The oxidation and reduction are carried out by the oxidizing and reducing agents. Oxidizing agents are species that tend to oxidize other substances; this means an increase in the oxidation state of the substance by making it lose electrons and itself they get reduced. And reducing agents are species that reduce other substances and they get oxidized.
In this reaction, to find out the oxidizing and reducing species; we will look into the oxidation states of the two species. The oxidation states of the free element will be zero, this means $Al$ and $Mn$ will have zero oxidation state. The compounds left are $Mn{O_2}$ and $A{l_2}{O_3}$ . The oxidation state of $Mn$ in $Mn{O_2}$ will be $+ 4$ and of $Al$ in $A{l_2}{O_3}$ will be $+ 3$ .
$\mathop {3Mn{O_2}}\limits^{ + 4} + 4\mathop {Al}\limits^0 \to 3\mathop {Mn}\limits^0 + \mathop {2A{l_2}{O_3}}\limits^{ + 3}$
So it can be seen here that $Mn$ is going from $+ 4$ to $0$ oxidation state and so it is undergoing reduction, which means that it is an oxidizing agent. And $Al$ is going from $0$ to $+ 3$ oxidation state, and so it is undergoing oxidation which means it is a reducing agent. Here $Mn$ is oxidizing $Al$ to $+ 3$ oxidizing state and $Al$ is reducing $Mn$ to $0$ oxidation state.
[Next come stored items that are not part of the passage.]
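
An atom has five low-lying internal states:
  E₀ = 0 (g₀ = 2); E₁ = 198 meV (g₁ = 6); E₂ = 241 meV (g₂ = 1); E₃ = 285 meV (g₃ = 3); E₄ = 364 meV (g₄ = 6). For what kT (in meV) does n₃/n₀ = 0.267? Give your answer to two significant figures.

170 meV

n₃/n₀ = (g₃/g₀) exp[−(E₃−E₀)/kT] = 0.267.
⇒ (E₃−E₀)/kT = ln((3/2)/0.267) = ln(5.618) = 1.726.
kT = 285 meV / 1.726 = 170 meV.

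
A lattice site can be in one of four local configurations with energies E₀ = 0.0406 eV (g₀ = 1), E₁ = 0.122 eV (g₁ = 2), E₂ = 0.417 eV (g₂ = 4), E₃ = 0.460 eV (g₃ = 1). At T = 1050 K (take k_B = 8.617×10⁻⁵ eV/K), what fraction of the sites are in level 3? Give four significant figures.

0.005146

k_BT = 8.617×10⁻⁵ × 1050 K = 0.0904785 eV.
Eᵢ/kT = 0.448725, 1.34839, 4.60883, 5.08408.
Z = Σ gᵢe^(−Eᵢ/kT) = 1·e^(−0.448725) + 2·e^(−1.34839) + 4·e^(−4.60883) + 1·e^(−5.08408) = 0.638442 + 0.519316 + 0.0398539 + 0.00619458 = 1.20381.
P₃ = g₃ e^(−E₃/kT) / Z = 0.00619458/1.20381 = 0.005146.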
Therefore the correct option is B. $Al$

Note:
Oxidation is the process where there is removal of an electron from the molecule. And reduction is the process where there is gain of electrons by the molecule during a chemical reaction. The oxidation states of the two compounds can be found out in the following manner:
${\text{for }}Mn{O_2}$
$\Rightarrow x + 2( - 2) = 0$
$\Rightarrow x = + 4$
And ${\text{for }}A{l_2}{O_3}$
$\Rightarrow 2x + 3( - 2) = 0$
$\Rightarrow 2x = + 6$
$\Rightarrow x = + 3$
Therefore oxidation state of $Mn{\text{ in }}Mn{O_2} = + 4$ and $Al{\text{ in }}A{l_2}{O_3} = + 3$